Jack of Many Trades

W is for Wyrd

Originally posted: 2012-11-09

I've always been something of a free agent. My deity work has been largely by contract or bog-simple talking. I used to refer to myself as a gofer of the gods. It's not a glamorous description but it's an unusual one, and I let my carefully-crafted intimacy be mistaken for casualness or even blasphemy. I guess you could say that I prided myself on it. I fall outside the lines, and felt as if I fell outside of fate.

So maybe that sheds some light on why I find the idea of accepting fate so hard to swallow. It means accepting that it applies to me. (Yes, I know how ridiculous that sounds if you do believe in wyrd. Bear with me, okay?)

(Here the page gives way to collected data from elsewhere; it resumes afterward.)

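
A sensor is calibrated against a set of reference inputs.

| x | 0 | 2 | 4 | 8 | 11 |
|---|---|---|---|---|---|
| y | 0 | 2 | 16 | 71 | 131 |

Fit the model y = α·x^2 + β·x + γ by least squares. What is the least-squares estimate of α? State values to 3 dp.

With design matrix A, AᵀA = [[19009, 1915, 205]; [1915, 205, 25]; [205, 25, 5]] and Aᵀy = [20659, 2077, 220]ᵀ.
Row-reducing yields α = 2053/1874, β = 233/9370, γ = -975/937.

α = 1.096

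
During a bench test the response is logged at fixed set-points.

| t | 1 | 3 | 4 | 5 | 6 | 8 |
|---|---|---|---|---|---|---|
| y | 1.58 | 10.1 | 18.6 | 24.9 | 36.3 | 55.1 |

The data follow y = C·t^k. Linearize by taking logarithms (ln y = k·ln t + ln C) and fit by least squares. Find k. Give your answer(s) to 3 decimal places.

k = 1.726

Let Y = ln y. Fitting Y = k·ln t + ln C by least squares:
Over the data: Σln t = 7.9655, Σ(ln t)² = 13.2535, Σln y = 16.5090, Σln t·ln y = 26.5395.
Normal system: [[13.2535, 7.9655]; [7.9655, 6]]·[k, ln C]ᵀ = [26.5395, 16.5090]ᵀ.
Δ = 13.2535·6 − (7.9655)² = 16.0713; k = (26.5395·6 − 7.9655·16.5090)/16.0713 = 1.72571, ln C = (13.2535·16.5090 − 7.9655·26.5395)/16.0713 = 0.46045.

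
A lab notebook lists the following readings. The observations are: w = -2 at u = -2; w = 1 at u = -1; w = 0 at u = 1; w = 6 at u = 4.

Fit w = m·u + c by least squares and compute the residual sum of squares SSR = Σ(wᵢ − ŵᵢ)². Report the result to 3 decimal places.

SSR = 6.167

The normal system XᵀX·[m, c]ᵀ = Xᵀw is [[22, 2]; [2, 4]]·[m, c]ᵀ = [27, 5]ᵀ.
det = 22·4 − 2² = 84.
m = (27·4 − 2·5)/84 = 7/6; c = (22·5 − 2·27)/84 = 2/3.
Residuals: -1/3, 3/2, -11/6, 2/3; SSR = 37/6.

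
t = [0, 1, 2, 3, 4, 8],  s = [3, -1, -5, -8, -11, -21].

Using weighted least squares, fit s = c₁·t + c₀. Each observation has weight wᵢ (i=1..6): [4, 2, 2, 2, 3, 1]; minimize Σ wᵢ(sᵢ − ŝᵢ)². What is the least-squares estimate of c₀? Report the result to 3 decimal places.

c₀ = 2.179

Normal-equation sums: Σwᵢ·t·t = 140, Σwᵢ·t = 32, Σwᵢ·1 = 14.
For MᵀWs: Σwᵢ·t·s = -370, Σwᵢ·s = -70.
det = 140·14 − 32² = 936.
c₁ = ((-370)·14 − 32·(-70))/936 = -245/78; c₀ = (140·(-70) − 32·(-370))/936 = 85/39.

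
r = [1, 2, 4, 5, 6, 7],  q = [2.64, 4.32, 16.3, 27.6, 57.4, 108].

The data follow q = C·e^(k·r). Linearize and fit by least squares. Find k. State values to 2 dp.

k = 0.62

Taking logs, ln q = k·r + ln C, so regress ln q on r.
Σr = 25.0000, Σ(r)² = 131.0000, Σln q = 17.2752, Σr·ln q = 88.7262.
Equations: 131.0000·k + 25.0000·ln C = 88.7262;  25.0000·k + 6·ln C = 17.2752.
Solving (det = 161.0000): k = 0.62408, ln C = 0.27885.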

Fate scares me. Like, panic attack trigger levels of anxiety. Always has. It feels trapping, suffocating, like I can't breathe. Things being out of my control scares the shit out of me.

So being told that it's okay to be tamed - in this case, not literal taming or anything to do with that wild/tamed dichotomy, but telling me that it's okay to submit to wyrd - is a big fucking deal.

But if wyrd exists, then it exists. Ignoring it won't make it go away. And even if I were a free agent completely outside of the tapestry... choosing to enter that would not be an easy choice, but it would be a beautiful one. Outside, regardless of what kind of thread I am, I'm just one thread.

So maybe it's a metaphorical choice, but I think it was nonetheless important for me to understand the reason to make it. I cast on my stitches, to switch fiber metaphors, a long time ago. I may not be able to see the whole pattern from within it, but knowing where I'm going is more likely to let me enjoy the trip than flailing against the path.